Frazier isn’t afraid to pivot on things, as she’s already proved this year. She thought she was done with school, and playing college golf, until it started to gnaw at her during April that she had an extra year of eligibility she could use, thanks to the pandemic.
“Honestly, I didn’t have that good of a (senior) season,” said Frazier, who averaged a career-worst 79.38 strokes over 29 rounds last season. “I was kind of bummed and felt like I could have given more or performed better. It was hard finishing on a not-so-great note, and knowing I had an extra year to prove myself, so I thought it would be a good idea to go back and also get my master’s.”
She was nervous Dayton would no longer have a spot for her, but the Flyers are a young team with no seniors. With a career average of 78.53 over 83 rounds and being honored as a most outstanding leader in Dayton’s athletics programs, Frazier was welcomed back. She was all-conference last season and also made the Metro Atlantic Athletic Conference all-academic team.
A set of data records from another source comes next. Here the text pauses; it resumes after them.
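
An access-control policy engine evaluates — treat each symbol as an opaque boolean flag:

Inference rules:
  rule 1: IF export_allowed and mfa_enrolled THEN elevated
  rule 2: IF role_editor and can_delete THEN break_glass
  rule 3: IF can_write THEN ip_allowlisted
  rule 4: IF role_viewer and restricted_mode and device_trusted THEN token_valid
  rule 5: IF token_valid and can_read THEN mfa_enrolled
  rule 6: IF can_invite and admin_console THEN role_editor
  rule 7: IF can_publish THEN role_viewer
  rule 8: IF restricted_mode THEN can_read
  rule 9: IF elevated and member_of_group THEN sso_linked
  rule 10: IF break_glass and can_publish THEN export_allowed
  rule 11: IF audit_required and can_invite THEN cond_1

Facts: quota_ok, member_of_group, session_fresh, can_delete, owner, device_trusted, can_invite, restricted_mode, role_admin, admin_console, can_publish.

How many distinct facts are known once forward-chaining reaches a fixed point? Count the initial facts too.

20

Round 1 fires rule 6, rule 7, rule 8, giving role_editor, role_viewer, can_read.
Round 2 fires rule 2, rule 4, giving break_glass, token_valid.
Round 3 fires rule 5, rule 10, giving mfa_enrolled, export_allowed.
Round 4 fires rule 1, giving elevated.
Round 5 fires rule 9, giving sso_linked.
Closure: {admin_console, break_glass, can_delete, can_invite, can_publish, can_read, device_trusted, elevated, export_allowed, member_of_group, mfa_enrolled, owner, quota_ok, restricted_mode, role_admin, role_editor, role_viewer, session_fresh, sso_linked, token_valid} — 20 facts.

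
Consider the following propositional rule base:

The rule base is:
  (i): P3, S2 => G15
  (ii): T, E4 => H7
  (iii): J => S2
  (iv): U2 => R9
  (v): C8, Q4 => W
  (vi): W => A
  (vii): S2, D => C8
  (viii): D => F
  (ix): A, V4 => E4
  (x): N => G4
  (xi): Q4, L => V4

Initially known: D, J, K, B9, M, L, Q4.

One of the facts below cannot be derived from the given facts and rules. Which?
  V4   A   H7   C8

H7

Round 1: (iii) [J => S2]; (viii) [D => F]; (xi) [Q4, L => V4]. New: S2, F, V4.
Round 2: (vii) [S2, D => C8]. New: C8.
Round 3: (v) [C8, Q4 => W]. New: W.
Round 4: (vi) [W => A]. New: A.
Round 5: (ix) [A, V4 => E4]. New: E4.
Derived: V4 (round 1), C8 (round 2), A (round 4). H7 never appears in any round.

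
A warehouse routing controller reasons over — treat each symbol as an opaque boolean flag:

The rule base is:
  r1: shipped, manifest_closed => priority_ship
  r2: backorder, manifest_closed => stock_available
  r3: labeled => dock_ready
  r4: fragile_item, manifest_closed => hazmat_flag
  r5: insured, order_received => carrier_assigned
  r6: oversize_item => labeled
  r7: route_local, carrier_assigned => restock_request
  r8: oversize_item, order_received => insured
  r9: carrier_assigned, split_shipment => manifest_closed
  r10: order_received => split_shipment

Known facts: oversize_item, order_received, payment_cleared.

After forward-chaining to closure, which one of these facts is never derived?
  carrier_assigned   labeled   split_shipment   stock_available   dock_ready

Round 1: r6 [oversize_item => labeled]; r8 [oversize_item, order_received => insured]; r10 [order_received => split_shipment]. Adds labeled, insured, split_shipment.
Round 2: r3 [labeled => dock_ready]; r5 [insured, order_received => carrier_assigned]. Adds dock_ready, carrier_assigned.
Round 3: r9 [carrier_assigned, split_shipment => manifest_closed]. Adds manifest_closed.
Derived: split_shipment (round 1), dock_ready (round 2), labeled (round 1), carrier_assigned (round 2). stock_available never appears in any round.

stock_available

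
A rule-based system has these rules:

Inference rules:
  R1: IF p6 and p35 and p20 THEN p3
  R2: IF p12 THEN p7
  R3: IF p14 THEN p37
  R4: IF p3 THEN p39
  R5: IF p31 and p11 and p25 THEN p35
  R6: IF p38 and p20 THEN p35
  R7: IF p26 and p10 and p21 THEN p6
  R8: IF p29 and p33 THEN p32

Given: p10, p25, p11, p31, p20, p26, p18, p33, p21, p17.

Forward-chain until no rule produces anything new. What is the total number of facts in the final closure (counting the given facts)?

14

Round 1: R5 [IF p31 and p11 and p25 THEN p35]; R7 [IF p26 and p10 and p21 THEN p6]. Adds p35, p6.
Round 2: R1 [IF p6 and p35 and p20 THEN p3]. Adds p3.
Round 3: R4 [IF p3 THEN p39]. Adds p39.
Closure: {p10, p11, p17, p18, p20, p21, p25, p26, p3, p31, p33, p35, p39, p6} — 14 facts.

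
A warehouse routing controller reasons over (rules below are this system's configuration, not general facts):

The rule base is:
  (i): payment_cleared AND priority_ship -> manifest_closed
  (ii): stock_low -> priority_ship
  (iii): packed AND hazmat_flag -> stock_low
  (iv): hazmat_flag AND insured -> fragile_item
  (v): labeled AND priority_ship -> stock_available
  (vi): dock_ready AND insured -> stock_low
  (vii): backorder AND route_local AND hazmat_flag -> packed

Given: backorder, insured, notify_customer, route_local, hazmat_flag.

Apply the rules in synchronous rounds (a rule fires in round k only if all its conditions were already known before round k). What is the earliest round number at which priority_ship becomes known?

Round 1: (iv) [hazmat_flag AND insured -> fragile_item]; (vii) [backorder AND route_local AND hazmat_flag -> packed]. Adds fragile_item, packed.
Round 2: (iii) [packed AND hazmat_flag -> stock_low]. Adds stock_low.
Round 3: (ii) [stock_low -> priority_ship]. Adds priority_ship.
priority_ship first appears in round 3.

3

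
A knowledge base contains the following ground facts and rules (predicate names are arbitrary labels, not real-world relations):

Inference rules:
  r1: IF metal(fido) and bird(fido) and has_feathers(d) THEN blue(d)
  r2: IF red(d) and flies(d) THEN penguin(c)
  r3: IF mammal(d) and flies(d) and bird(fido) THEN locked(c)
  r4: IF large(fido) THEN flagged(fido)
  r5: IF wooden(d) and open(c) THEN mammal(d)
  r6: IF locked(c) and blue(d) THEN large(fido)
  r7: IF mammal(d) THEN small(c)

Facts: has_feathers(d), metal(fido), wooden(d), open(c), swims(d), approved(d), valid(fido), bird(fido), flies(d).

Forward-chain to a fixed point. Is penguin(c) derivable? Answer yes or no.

no

[1] r1 [IF metal(fido) and bird(fido) and has_feathers(d) THEN blue(d)]; r5 [IF wooden(d) and open(c) THEN mammal(d)]. ⇒ new: blue(d), mammal(d).
[2] r3 [IF mammal(d) and flies(d) and bird(fido) THEN locked(c)]; r7 [IF mammal(d) THEN small(c)]. ⇒ new: locked(c), small(c).
[3] r6 [IF locked(c) and blue(d) THEN large(fido)]. ⇒ new: large(fido).
[4] r4 [IF large(fido) THEN flagged(fido)]. ⇒ new: flagged(fido).
Fixed point reached. penguin(c) is concluded only by r2; r2 needs red(d) (never derived).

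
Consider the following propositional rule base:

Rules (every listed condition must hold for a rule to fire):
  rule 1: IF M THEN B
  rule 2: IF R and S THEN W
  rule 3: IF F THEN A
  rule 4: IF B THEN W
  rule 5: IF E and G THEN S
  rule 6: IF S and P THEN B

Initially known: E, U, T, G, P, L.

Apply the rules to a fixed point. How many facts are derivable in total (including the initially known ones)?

Round 1: rule 5 [IF E and G THEN S]. New: S.
Round 2: rule 6 [IF S and P THEN B]. New: B.
Round 3: rule 4 [IF B THEN W]. New: W.
Closure: {B, E, G, L, P, S, T, U, W} — 9 facts.

9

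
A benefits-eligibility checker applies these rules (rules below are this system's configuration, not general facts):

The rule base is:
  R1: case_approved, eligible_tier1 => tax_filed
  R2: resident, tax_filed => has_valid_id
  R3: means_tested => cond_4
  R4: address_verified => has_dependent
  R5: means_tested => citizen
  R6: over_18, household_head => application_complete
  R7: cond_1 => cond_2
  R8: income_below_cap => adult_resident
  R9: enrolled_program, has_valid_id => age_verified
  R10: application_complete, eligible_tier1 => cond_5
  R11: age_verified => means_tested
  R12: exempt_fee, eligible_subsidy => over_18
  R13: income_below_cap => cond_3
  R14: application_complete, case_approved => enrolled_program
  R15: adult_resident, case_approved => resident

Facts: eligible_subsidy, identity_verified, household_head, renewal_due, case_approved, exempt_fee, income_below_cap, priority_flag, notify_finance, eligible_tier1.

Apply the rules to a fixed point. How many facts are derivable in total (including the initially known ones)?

[1] R1 [case_approved, eligible_tier1 => tax_filed]; R8 [income_below_cap => adult_resident]; R12 [exempt_fee, eligible_subsidy => over_18]; R13 [income_below_cap => cond_3]. ⇒ new: tax_filed, adult_resident, over_18, cond_3.
[2] R6 [over_18, household_head => application_complete]; R15 [adult_resident, case_approved => resident]. ⇒ new: application_complete, resident.
[3] R2 [resident, tax_filed => has_valid_id]; R10 [application_complete, eligible_tier1 => cond_5]; R14 [application_complete, case_approved => enrolled_program]. ⇒ new: has_valid_id, cond_5, enrolled_program.
[4] R9 [enrolled_program, has_valid_id => age_verified]. ⇒ new: age_verified.
[5] R11 [age_verified => means_tested]. ⇒ new: means_tested.
[6] R3 [means_tested => cond_4]; R5 [means_tested => citizen]. ⇒ new: cond_4, citizen.
Closure: {adult_resident, age_verified, application_complete, case_approved, citizen, cond_3, cond_4, cond_5, eligible_subsidy, eligible_tier1, enrolled_program, exempt_fee, has_valid_id, household_head, identity_verified, income_below_cap, means_tested, notify_finance, over_18, priority_flag, renewal_due, resident, tax_filed} — 23 facts.

23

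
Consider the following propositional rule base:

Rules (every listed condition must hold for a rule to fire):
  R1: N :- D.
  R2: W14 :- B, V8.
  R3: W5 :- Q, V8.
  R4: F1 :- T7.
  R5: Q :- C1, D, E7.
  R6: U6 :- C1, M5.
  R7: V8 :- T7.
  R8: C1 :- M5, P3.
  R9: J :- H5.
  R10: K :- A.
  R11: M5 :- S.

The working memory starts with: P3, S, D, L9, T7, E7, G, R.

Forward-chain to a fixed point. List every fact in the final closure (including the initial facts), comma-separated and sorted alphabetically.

C1, D, E7, F1, G, L9, M5, N, P3, Q, R, S, T7, U6, V8, W5

Round 1 — R1, R4, R7, R11, derive N, F1, V8, M5.
Round 2 — R8, derive C1.
Round 3 — R5, R6, derive Q, U6.
Round 4 — R3, derive W5.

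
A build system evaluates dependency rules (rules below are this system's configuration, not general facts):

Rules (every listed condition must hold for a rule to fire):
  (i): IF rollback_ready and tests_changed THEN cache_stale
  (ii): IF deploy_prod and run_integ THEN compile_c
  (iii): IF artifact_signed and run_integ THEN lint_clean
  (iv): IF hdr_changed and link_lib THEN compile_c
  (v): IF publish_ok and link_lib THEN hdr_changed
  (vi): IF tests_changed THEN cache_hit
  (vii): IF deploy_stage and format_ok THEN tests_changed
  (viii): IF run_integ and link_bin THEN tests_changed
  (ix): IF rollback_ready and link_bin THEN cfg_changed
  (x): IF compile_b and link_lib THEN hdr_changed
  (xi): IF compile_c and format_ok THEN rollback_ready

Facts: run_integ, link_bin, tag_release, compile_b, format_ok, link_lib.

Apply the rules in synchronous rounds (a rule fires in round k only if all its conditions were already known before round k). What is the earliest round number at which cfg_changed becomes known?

4

Round 1 — (viii), (x), derive tests_changed, hdr_changed.
Round 2 — (iv), (vi), derive compile_c, cache_hit.
Round 3 — (xi), derive rollback_ready.
Round 4 — (i), (ix), derive cache_stale, cfg_changed.
cfg_changed first appears in round 4.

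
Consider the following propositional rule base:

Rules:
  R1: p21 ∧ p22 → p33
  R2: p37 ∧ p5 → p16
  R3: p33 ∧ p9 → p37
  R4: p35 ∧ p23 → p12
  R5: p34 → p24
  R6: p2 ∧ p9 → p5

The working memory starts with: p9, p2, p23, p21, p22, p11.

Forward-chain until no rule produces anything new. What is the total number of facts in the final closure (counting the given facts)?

Round 1 — R1, R6, derive p33, p5.
Round 2 — R3, derive p37.
Round 3 — R2, derive p16.
Closure: {p11, p16, p2, p21, p22, p23, p33, p37, p5, p9} — 10 facts.

10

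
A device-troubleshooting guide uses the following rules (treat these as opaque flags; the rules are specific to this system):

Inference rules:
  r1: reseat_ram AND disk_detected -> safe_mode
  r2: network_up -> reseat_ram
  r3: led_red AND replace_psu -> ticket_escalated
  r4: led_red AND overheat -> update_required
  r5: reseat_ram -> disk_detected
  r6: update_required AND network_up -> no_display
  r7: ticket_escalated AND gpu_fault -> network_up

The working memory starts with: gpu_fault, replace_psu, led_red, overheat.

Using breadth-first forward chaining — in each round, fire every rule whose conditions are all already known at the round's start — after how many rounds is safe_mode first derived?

Round 1 fires r3, r4, giving ticket_escalated, update_required.
Round 2 fires r7, giving network_up.
Round 3 fires r2, r6, giving reseat_ram, no_display.
Round 4 fires r5, giving disk_detected.
Round 5 fires r1, giving safe_mode.
safe_mode first appears in round 5.

5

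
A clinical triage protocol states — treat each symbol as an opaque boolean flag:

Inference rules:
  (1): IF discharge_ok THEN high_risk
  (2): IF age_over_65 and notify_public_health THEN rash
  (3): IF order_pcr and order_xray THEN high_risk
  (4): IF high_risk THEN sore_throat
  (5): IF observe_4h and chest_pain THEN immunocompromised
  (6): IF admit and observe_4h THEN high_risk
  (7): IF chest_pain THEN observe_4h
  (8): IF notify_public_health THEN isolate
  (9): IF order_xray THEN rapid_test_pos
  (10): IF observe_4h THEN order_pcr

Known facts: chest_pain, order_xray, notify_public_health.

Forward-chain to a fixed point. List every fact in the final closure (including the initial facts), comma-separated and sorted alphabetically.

Round 1: (7) [IF chest_pain THEN observe_4h]; (8) [IF notify_public_health THEN isolate]; (9) [IF order_xray THEN rapid_test_pos]. Adds observe_4h, isolate, rapid_test_pos.
Round 2: (5) [IF observe_4h and chest_pain THEN immunocompromised]; (10) [IF observe_4h THEN order_pcr]. Adds immunocompromised, order_pcr.
Round 3: (3) [IF order_pcr and order_xray THEN high_risk]. Adds high_risk.
Round 4: (4) [IF high_risk THEN sore_throat]. Adds sore_throat.

chest_pain, high_risk, immunocompromised, isolate, notify_public_health, observe_4h, order_pcr, order_xray, rapid_test_pos, sore_throat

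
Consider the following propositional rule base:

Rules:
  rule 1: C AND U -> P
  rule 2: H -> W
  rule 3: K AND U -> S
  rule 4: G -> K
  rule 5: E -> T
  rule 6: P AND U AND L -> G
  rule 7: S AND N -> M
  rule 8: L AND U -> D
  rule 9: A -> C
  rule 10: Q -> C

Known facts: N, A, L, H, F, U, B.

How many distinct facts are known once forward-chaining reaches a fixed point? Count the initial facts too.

Round 1: rule 2 [H -> W]; rule 8 [L AND U -> D]; rule 9 [A -> C]. Adds W, D, C.
Round 2: rule 1 [C AND U -> P]. Adds P.
Round 3: rule 6 [P AND U AND L -> G]. Adds G.
Round 4: rule 4 [G -> K]. Adds K.
Round 5: rule 3 [K AND U -> S]. Adds S.
Round 6: rule 7 [S AND N -> M]. Adds M.
Closure: {A, B, C, D, F, G, H, K, L, M, N, P, S, U, W} — 15 facts.

15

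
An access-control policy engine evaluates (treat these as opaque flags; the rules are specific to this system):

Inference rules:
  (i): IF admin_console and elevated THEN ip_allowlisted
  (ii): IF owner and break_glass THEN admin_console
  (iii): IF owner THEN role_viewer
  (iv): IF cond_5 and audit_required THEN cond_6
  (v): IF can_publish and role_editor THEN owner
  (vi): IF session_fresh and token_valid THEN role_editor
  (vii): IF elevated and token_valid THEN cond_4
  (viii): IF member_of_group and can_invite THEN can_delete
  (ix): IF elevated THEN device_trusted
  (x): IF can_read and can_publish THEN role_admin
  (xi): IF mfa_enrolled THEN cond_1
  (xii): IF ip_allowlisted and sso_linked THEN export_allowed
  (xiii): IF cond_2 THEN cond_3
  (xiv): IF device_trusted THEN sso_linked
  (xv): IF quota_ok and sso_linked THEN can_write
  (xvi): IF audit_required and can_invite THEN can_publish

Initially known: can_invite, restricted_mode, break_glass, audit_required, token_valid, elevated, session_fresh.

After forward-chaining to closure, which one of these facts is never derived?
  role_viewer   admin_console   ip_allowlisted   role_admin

role_admin

Round 1 fires (vi), (vii), (ix), (xvi), giving role_editor, cond_4, device_trusted, can_publish.
Round 2 fires (v), (xiv), giving owner, sso_linked.
Round 3 fires (ii), (iii), giving admin_console, role_viewer.
Round 4 fires (i), giving ip_allowlisted.
Round 5 fires (xii), giving export_allowed.
Derived: admin_console (round 3), ip_allowlisted (round 4), role_viewer (round 3). role_admin never appears in any round.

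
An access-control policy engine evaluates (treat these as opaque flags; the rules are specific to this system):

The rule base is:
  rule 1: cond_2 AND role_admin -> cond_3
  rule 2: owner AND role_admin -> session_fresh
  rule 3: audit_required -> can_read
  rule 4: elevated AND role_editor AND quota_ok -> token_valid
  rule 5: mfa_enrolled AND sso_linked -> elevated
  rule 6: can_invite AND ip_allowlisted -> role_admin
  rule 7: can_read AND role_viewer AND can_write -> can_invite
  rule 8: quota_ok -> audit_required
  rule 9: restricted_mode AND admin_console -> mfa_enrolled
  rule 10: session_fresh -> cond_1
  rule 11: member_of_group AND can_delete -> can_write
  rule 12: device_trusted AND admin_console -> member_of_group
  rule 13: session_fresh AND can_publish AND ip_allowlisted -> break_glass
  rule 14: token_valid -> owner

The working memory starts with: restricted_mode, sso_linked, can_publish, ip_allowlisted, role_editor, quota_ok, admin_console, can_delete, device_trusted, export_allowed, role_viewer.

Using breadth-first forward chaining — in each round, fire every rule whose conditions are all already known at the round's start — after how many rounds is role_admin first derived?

Round 1 — rule 8, rule 9, rule 12, derive audit_required, mfa_enrolled, member_of_group.
Round 2 — rule 3, rule 5, rule 11, derive can_read, elevated, can_write.
Round 3 — rule 4, rule 7, derive token_valid, can_invite.
Round 4 — rule 6, rule 14, derive role_admin, owner.
role_admin first appears in round 4.

4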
“I went to my coach (Ali Green) in her office and she was like, ‘Are you kidding me? Of course I want you back,’ ” said Frazier, who is a teammate of sophomore Megan Yoder, a Homestead graduate.
Going back to Dayton, which finished third at the MAAC Championships last season, when Frazier placed ninth individually with a 54-hole score of 14 over, meant she had to get the folks at Congressional to agree to pare her internship from six months to three months. Frazier thanked them for their understanding, and she’s been using any spare time to hone her own golf game.
“I’m really trying to focus on my short game and make sure that’s sharp,” Frazier said. “Just because I know my swing might not be great – I might be a little rusty when I get back (to Dayton) – but at least I can rely on short game. That’s a key to making sure that my game stays dialed in and I’m not rusty when I come back to compete in the fall.”
Frazier may not know exactly what her future holds – when it comes to this season or her post-Dayton career – but being at Congressional has been like a good pre-tournament practice round, giving her a taste of things that could come when the stakes are higher.